To understand this problem, we have to look at the biological purpose of life. Every living creature has a sole directive: to make more of itself, as many copies of itself as possible. From single-celled bacteria to the complex mass of tissues and organs we call animals, all living things strive to give rise to more of themselves. This directive manifests everywhere around us: the battle for self-preservation, consumption and conflict over resources, the care shown to offspring. It also leads to extreme scenarios, such as when a male spider accepts his death for a chance to mate with a female; in this case, the chance to create more life overrides even the powerful instinct of survival. At every level, in every living thing, this rule acts to reward those that succeed at making more of themselves, as these offspring give rise to more offspring. The winners that are better at following the directive keep winning. The losers disappear from the menagerie of life.

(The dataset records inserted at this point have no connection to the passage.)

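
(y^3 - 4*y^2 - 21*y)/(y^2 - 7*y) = y + 3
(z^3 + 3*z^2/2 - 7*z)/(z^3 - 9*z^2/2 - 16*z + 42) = z/(z - 6)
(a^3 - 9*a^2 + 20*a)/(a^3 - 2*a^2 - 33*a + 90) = a*(a - 4)/(a^2 + 3*a - 18)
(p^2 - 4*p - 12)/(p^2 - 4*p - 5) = (-p^2 + 4*p + 12)/(-p^2 + 4*p + 5)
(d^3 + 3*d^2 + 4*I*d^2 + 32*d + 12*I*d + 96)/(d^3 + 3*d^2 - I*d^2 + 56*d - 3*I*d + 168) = (d^2 + 4*I*d + 32)/(d^2 - I*d + 56)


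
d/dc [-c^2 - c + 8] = -2*c - 1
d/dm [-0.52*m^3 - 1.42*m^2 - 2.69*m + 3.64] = -1.56*m^2 - 2.84*m - 2.69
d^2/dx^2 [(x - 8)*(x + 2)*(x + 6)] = 6*x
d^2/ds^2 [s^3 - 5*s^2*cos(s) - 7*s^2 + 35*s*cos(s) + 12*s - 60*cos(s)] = 5*s^2*cos(s) + 20*s*sin(s) - 35*s*cos(s) + 6*s - 70*sin(s) + 50*cos(s) - 14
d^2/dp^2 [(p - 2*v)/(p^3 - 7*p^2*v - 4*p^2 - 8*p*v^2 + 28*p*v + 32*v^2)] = 2*((p - 2*v)*(-3*p^2 + 14*p*v + 8*p + 8*v^2 - 28*v)^2 + (-3*p^2 + 14*p*v + 8*p + 8*v^2 - 28*v + (p - 2*v)*(-3*p + 7*v + 4))*(p^3 - 7*p^2*v - 4*p^2 - 8*p*v^2 + 28*p*v + 32*v^2))/(p^3 - 7*p^2*v - 4*p^2 - 8*p*v^2 + 28*p*v + 32*v^2)^3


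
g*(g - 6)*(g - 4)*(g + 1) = g^4 - 9*g^3 + 14*g^2 + 24*g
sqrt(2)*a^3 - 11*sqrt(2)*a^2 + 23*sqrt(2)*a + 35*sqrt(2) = (a - 7)*(a - 5)*(sqrt(2)*a + sqrt(2))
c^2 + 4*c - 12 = (c - 2)*(c + 6)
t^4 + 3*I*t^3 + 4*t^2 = t^2*(t - I)*(t + 4*I)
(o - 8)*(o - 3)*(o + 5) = o^3 - 6*o^2 - 31*o + 120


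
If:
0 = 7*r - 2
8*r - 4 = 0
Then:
No Solution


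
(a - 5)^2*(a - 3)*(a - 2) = a^4 - 15*a^3 + 81*a^2 - 185*a + 150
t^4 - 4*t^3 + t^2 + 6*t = t*(t - 3)*(t - 2)*(t + 1)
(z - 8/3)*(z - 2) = z^2 - 14*z/3 + 16/3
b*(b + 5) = b^2 + 5*b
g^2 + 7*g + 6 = (g + 1)*(g + 6)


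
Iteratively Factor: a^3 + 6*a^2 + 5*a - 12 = (a - 1)*(a^2 + 7*a + 12) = (a - 1)*(a + 4)*(a + 3)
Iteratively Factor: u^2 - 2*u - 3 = (u + 1)*(u - 3)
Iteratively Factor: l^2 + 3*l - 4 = (l - 1)*(l + 4)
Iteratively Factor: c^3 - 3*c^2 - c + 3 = (c - 3)*(c^2 - 1) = (c - 3)*(c - 1)*(c + 1)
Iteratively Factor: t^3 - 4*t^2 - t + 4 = (t + 1)*(t^2 - 5*t + 4) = (t - 1)*(t + 1)*(t - 4)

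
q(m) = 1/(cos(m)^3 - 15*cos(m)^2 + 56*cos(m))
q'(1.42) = 0.78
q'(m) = (3*sin(m)*cos(m)^2 - 30*sin(m)*cos(m) + 56*sin(m))/(cos(m)^3 - 15*cos(m)^2 + 56*cos(m))^2 = (3*sin(m) + 56*sin(m)/cos(m)^2 - 30*tan(m))/((cos(m) - 8)^2*(cos(m) - 7)^2)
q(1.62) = -0.36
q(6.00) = 0.02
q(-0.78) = 0.03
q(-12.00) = 0.03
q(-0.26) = 0.02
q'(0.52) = 0.01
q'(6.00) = -0.00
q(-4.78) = 0.27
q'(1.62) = 7.37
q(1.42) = 0.12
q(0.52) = 0.03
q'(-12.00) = 0.01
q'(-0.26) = -0.00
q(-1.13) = 0.05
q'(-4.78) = 3.90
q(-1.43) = 0.13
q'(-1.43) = -0.90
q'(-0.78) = -0.02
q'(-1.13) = -0.09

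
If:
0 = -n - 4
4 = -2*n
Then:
No Solution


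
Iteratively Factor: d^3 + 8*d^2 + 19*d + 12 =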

This is where our aspirations of engineering functions into life meets reality. Living things aren’t interested in what we want them to do and our engineered functions are forever secondary to the sole directive of life. Even worse, the changes we make to create these engineered functions are often contrary to this sole directive: they make the living thing less capable of making more of itself. The result is that once we’ve created a living thing with a specific function, such as production of biofuels, it begins trying to undo what we’ve done. The offspring of our living things should have the same engineered functions, but those that manage to undo what we’ve done are better at making more of themselves. In as little as one generation, the function we engineered can disappear. The system is never stable.
This is a serious problem because if we engineer a living thing and it doesn’t work as expected, what will it do? In the best case scenario, the living thing loses its function and we’ve got to find a way to get it working again. There are some straightforward ways to do this that I won’t cover here, but basically this scenario just costs some time and money. More worrying is a worse case scenario: where the function we engineered into a living thing to exist within certain limits or parameters, but it breaks free. This is the “Jurassic Park” scenario, where something meant to be contained and safe gets loose and wreaks havoc. And because the function of limiting a living thing to certain parameters is both incredibly useful and directly contrary to life’s sole directive, it’s less a matter of if and more a matter of when this happens. As Jeff Goldblum’s character Ian Malcom says, “life finds a way.”